Melejitkan Potensi Diri Melalui Fitrah Ramadhan

Kedatangan bulan ramadhan sudah di depan mata, semua orang bersemangat mempersiapkan diri demi menyambutnya, kembali kepada fitrah begitu diyakini oleh banyak orang dapat diraih dengan datangnya bulan ramadhan.
Lalu sudahkah kita paham apa sih sebenarnya fitrah ?! Dan apa efeknya jika kondisi diri kita kembali ke fitrah ?!Apakah benar kondisi fitrah itu dapat melejitkan potensi diri kita ?!
Mari kita simak hadits berikut :
“Setiap anak dilahirkan dalam keadaan fitrah, kedua orang tua nya lah yang membuatnya menjadi seorang Yahudi, seorang Nasrani maupun seorang Majusi…” (H.R Bukhari Muslim)
Kutipan hadits di atas seolah menjelaskan bahwa semua manusia itu dilahirkan dalam keadaan fitrah, namun fitrah itu akan memudar bergantung  pada pendidikan orang tuanya, lalu apa sih fitrah itu ? mari kita simak kutipan ayat al-qur’an berikut :
“Dan ingatlah ketika Tuhanmu mengeluarkan dari sulbi (tulang belakang) anak cucu Adam keturunan mereka dan Allah mengambil kesaksian terhadap roh mereka (seraya berfirman), “Bukankah Aku ini Tuhanmu ?” mereka menjawab “Betul (Engkau Tuhan kami), kami bersaksi.” (Kami lakukan yang demikian itu) agar di hari kiamat kamu tidak mengatakan “Sesungguhnya ketika itu kami lengah terhadap ini.” (Al-A’raf; 172).
Berdasarkan kutipan ayat di atas terlihat jelas apa definisi fitrah , yaitu pengakuan diri tentang siapa sebenarnya Tuhan kita. Hal ini lah yang menyebabkan setiap manusia sebenarnya memiiki naluri mencari Tuhan dalam hidupnya, maka muncullah berbagai jenis Tuhan bagi orang-orang non muslim demi menyalurkan hasratnya mencari Tuhan.
Lalu apa sih efeknya jika kita mempertahankan kondisi fitrah dalam kehidupan kita ?
Mari kita lihat kehidupan bayi, dalam kehidupan mereka dimana kondisi fitrahnya masih terjaga utuh, ternyata perasaan bahagia begitu mudah diraih.

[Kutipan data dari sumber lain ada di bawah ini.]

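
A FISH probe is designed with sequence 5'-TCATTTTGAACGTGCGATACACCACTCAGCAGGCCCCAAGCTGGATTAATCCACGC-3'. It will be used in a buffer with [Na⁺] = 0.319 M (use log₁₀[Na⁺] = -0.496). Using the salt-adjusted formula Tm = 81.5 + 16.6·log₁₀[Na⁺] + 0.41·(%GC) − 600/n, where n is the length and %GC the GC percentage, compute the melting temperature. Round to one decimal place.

Length n = 56. Base counts: A=15, T=12, C=18, G=11
G+C = 29, so %GC = 29/56 × 100 = 51.786%
Salt term: 16.6 × (-0.496) = -8.234
GC term: 0.41 × 51.786 = 21.232; length term: −600/56 = −10.714
Tm = 81.5 + (-8.234) + 21.232 − 10.714 = 83.784 → 83.8°C

83.8°C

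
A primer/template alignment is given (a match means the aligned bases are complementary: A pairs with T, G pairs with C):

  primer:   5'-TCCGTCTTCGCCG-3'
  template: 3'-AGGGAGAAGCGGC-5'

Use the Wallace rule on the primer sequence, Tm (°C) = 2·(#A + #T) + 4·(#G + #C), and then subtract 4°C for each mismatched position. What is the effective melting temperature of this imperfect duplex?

40°C

Primer base counts: A=0, T=4, G=3, C=6 → A+T=4, G+C=9
Perfect-match Tm = 2(4) + 4(9) = 8 + 36 = 44°C
Mismatches (positions where the bases are not complementary): 1 (at position 4)
Effective Tm = 44 − 1×4 = 44 − 4 = 40°C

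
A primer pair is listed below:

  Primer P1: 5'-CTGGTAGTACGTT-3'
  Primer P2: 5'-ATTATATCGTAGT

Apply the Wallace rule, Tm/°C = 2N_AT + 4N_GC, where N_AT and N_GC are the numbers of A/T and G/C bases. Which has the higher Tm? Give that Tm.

Primer P1: A+T=7, G+C=6 → Tm = 2(7)+4(6) = 38°C
Primer P2: A+T=10, G+C=3 → Tm = 2(10)+4(3) = 32°C
38°C vs 32°C → primer P1 is higher.

Primer P1, 38°C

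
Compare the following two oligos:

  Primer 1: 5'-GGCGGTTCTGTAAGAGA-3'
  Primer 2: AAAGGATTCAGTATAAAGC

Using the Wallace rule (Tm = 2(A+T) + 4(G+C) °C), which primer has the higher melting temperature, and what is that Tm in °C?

Primer 1, 52°C

Primer 1: A+T=8, G+C=9 → Tm = 2(8)+4(9) = 52°C
Primer 2: A+T=13, G+C=6 → Tm = 2(13)+4(6) = 50°C
52°C vs 50°C → primer 1 is higher.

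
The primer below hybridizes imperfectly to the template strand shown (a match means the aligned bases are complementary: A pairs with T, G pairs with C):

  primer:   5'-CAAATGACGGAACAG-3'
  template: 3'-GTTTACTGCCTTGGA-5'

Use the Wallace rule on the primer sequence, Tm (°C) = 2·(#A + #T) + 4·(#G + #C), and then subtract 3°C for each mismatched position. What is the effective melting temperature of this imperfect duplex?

Primer base counts: A=7, T=1, G=4, C=3 → A+T=8, G+C=7
Perfect-match Tm = 2(8) + 4(7) = 16 + 28 = 44°C
Mismatches (positions where the bases are not complementary): 2 (at positions 14, 15)
Effective Tm = 44 − 2×3 = 44 − 6 = 38°C

38°C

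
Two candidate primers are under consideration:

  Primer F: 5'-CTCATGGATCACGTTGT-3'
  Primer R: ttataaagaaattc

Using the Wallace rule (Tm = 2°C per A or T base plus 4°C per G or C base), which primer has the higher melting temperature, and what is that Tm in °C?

Primer F: A+T=9, G+C=8 → Tm = 2(9)+4(8) = 50°C
Primer R: A+T=12, G+C=2 → Tm = 2(12)+4(2) = 32°C
50°C vs 32°C → primer F is higher.

Primer F, 50°C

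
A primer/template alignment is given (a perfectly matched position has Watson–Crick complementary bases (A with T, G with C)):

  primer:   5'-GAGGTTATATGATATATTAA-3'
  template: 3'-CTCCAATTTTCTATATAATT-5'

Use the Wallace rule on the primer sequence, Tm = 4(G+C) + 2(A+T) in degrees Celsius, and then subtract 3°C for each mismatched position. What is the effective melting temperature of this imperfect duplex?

Primer base counts: A=8, T=8, G=4, C=0 → A+T=16, G+C=4
Perfect-match Tm = 2(16) + 4(4) = 32 + 16 = 48°C
Mismatches (positions where the bases are not complementary): 2 (at positions 8, 10)
Effective Tm = 48 − 2×3 = 48 − 6 = 42°C

42°C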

Mungkin kita sering mengamati kehidupan bayi, betapa rasa bahagia begitu terpancar jelas dari tatapan matanya, bahkan hanya dengan berdekatan dengan mereka pun kita dapat tertular rasa bahagia nya.
Dengan kondisi itu pula, jiwa pembelajar seorang bayi terpancar optimal tanpa pernah ada rasa takut gagal. Lihat saja saat dia belajar berjalan, seorang bayi terus berusaha tiada henti mencoba meski badannya mungkin terluka saat dia berkali-kali jatuh, namun di dalam pikirannya tidak terbersit sedikitpun kegagalannya dia saat belajar berjalan akan membuat dirinya tidak bisa berjalan di kemudian hari,
Lalu mengapa jiwa pembelajar ini seolah memudar saat manusia sudah melewati fase bayi nya? Karena seiring dengan berjalannya waktu, kondisi fitrah manusia pun sudah tidak utuh lagi seperti bayi. Dorongan hawa nafsu dan sifat-sifat jelek lainnya tanpa sadar menutupi fitrah sejati yang ada, sehingga mendapatkan rasa bahagia sudah tidak semudah saat masa bayi lagi, dan jiwa pembelajar pun sudah tidak optimal lagi disaat rasa bahagia yang dibawa oleh fitrah itu memudar. Akhirnya potensi diri seorang manusia yang sudah berkurang posisi fitrahnya menjadi tidak maksimal karena jiwa pembelajar dalam dirinya pun ikut berkurang.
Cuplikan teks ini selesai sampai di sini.